Jason McQuinn - Post-Left Anarchy: Leaving the Left Behind
Submitted by Reverend Chuck0:Post-Left Anarchy: Leaving the Left Behind
Prologue to Post-Left Anarchy
It is now nearly a decade and a half since the fall of the Berlin Wall. It is seven years since Bob Black first sent me the manuscript for his book, Anarchy after Leftism, published in 1997. It's over four years since I asked Anarchy magazine Contributing Editors to participate in a discussion of “post-left anarchy” which ultimately appeared in the Fall/Winter 1999-2000 issue of the magazine (#48). And it's also one year since I first wrote and published “Post-Left Anarchy: Rejecting the Reification of Revolt,” which appeared in the Fall/Winter 2002-2003 issue (#54) of Anarchy: A Journal of Desire Armed.
Aside from creating a hot new topic for debate in anarchist and leftist periodicals, web sites and e-mail lists, one can legitimately ask what has been accomplished by introducing the term and the debate to the anarchist, and more generally radical, milieu? In response I'd say that the reaction continues to grow, and the promise of post-left anarchy primarily lies in what appears to be a continually brightening future.
One of the most troubling problems of the contemporary anarchist milieu has been the frequent fixation on attempts to recreate the struggles of the past as though nothing significant has changed since 1919, 1936, or at best 1968. Partly this is a function of the long-prevalent anti-intellectualism amongst many anarchists. Partly it's a result of the historical eclipse of the anarchist movement following the victory of Bolshevik state communism and the (self‑) defeat of the Spanish Revolution. And partly it is because the vast majority of the most important anarchist theorists—like Godwin, Stirner, Proudhon, Bakunin, Kropotkin, and Malatesta—come from the nineteenth century and early twentieth century. The void in the development of anarchist theory since the rebirth of the milieu in the 1960s has yet to be filled by any adequate new formulation of theory and practice powerful enough to end the impasse and catch the imaginations of the majority of contemporary anarchists in a similar manner to Bakunin's or Kropotkin's formulations in the nineteenth century.

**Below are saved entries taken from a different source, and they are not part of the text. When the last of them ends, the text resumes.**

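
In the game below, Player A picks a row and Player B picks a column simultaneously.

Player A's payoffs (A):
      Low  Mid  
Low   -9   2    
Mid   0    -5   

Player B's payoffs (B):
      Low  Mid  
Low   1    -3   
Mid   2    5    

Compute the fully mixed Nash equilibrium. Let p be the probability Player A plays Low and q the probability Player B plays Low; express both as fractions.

p = 3/7, q = 7/16

Each player's mixing probability is pinned down by making the *other* player indifferent.
Player B indifferent between Low and Mid: p·1 + (1−p)·2 = p·(-3) + (1−p)·5 ⟹ 2 + (-1)p = 5 + (-8)p ⟹ p = 3/7.
Player A indifferent between Low and Mid: q·(-9) + (1−q)·2 = q·0 + (1−q)·(-5) ⟹ 2 + (-11)q = (-5) + 5q ⟹ q = 7/16.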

Since the 1960s the originally minuscule—but since that time, ever-growing—anarchist milieu has been influenced (at least in passing) by the Civil Rights Movement, Paul Goodman, SDS, the Yippies, the anti-Vietnam War movement, Fred Woodworth, the Marxist New Left, the Situationist International, Sam Dolgoff and Murray Bookchin, the single-issue movements (anti-racist, feminist, anti-nuclear, anti-imperialist, environmental/ecological, animal rights, etc.), Noam Chomsky, Freddie Perlman, George Bradford/David Watson, Bob Black, Hakim Bey, Earth First! and Deep Ecology, neo-Paganism and New Ageism, the anti-globalization movement, and many others. Yet these various influences over the last forty years, both non-anarchist and anarchist alike, have failed to bring to the fore any inspiring new synthesis of critical and practical theory. A few anarchists, most notably Murray Bookchin and the Love & Rage project, have tried and failed miserably in attempting to meld the extremely diverse and idiosyncratic anarchist milieu into a genuinely new movement with a commonly-held theory. I would argue that in our current situation this is a project guaranteed to fail no matter who attempts it.
The alternative argued for by the post-left anarchist synthesis is still being created. It cannot be claimed by any single theorist or activist because it's a project that was in the air long before it started becoming a concrete set of proposals, texts and interventions. Those seeking to promote the synthesis have been primarily influenced by both the classical anarchist movement up to the Spanish Revolution on the one hand, and several of the most promising critiques and modes of intervention developed since the 60s. The most important critiques involved include those of everyday life and the spectacle, of ideology and morality, of industrial technology, of work and of civilization. Modes of intervention focus on the concrete deployment of direct action in all facets of life. Rather than aiming at the construction of institutional or bureaucratic structures, these interventions aim at maximal critical effectiveness with minimal compromise in constantly changing networks of action.
Clearly these new critiques and modes of intervention are largely incompatible with both the old left of the nineteenth and early twentieth centuries and most of the New Left of the 60s and 70s. And just as clearly they are engaging a growing number of anarchists who gravitate to them because they seem to be much more congruent with the global situation we find ourselves in today than the old theories and tactics of leftism. If anarchism doesn't change to address the lived realities of the twenty-first century—by leaving the outmoded politics and organizational fetishism of leftism behind—its relevance will dissipate and the opportunities for radical contestation now so apparent will slowly vanish. Post-left anarchy is most simply a rubric through which many thoughtful contemporary anarchists would like to see the most vital of the new critiques and modes of intervention coalesce in an increasingly coherent and effective movement, which genuinely promotes unity in diversity, the complete autonomy of individuals and local groups in struggle, and the organic growth of levels of organization which don't hold back our collective energies, spontaneity and creativity.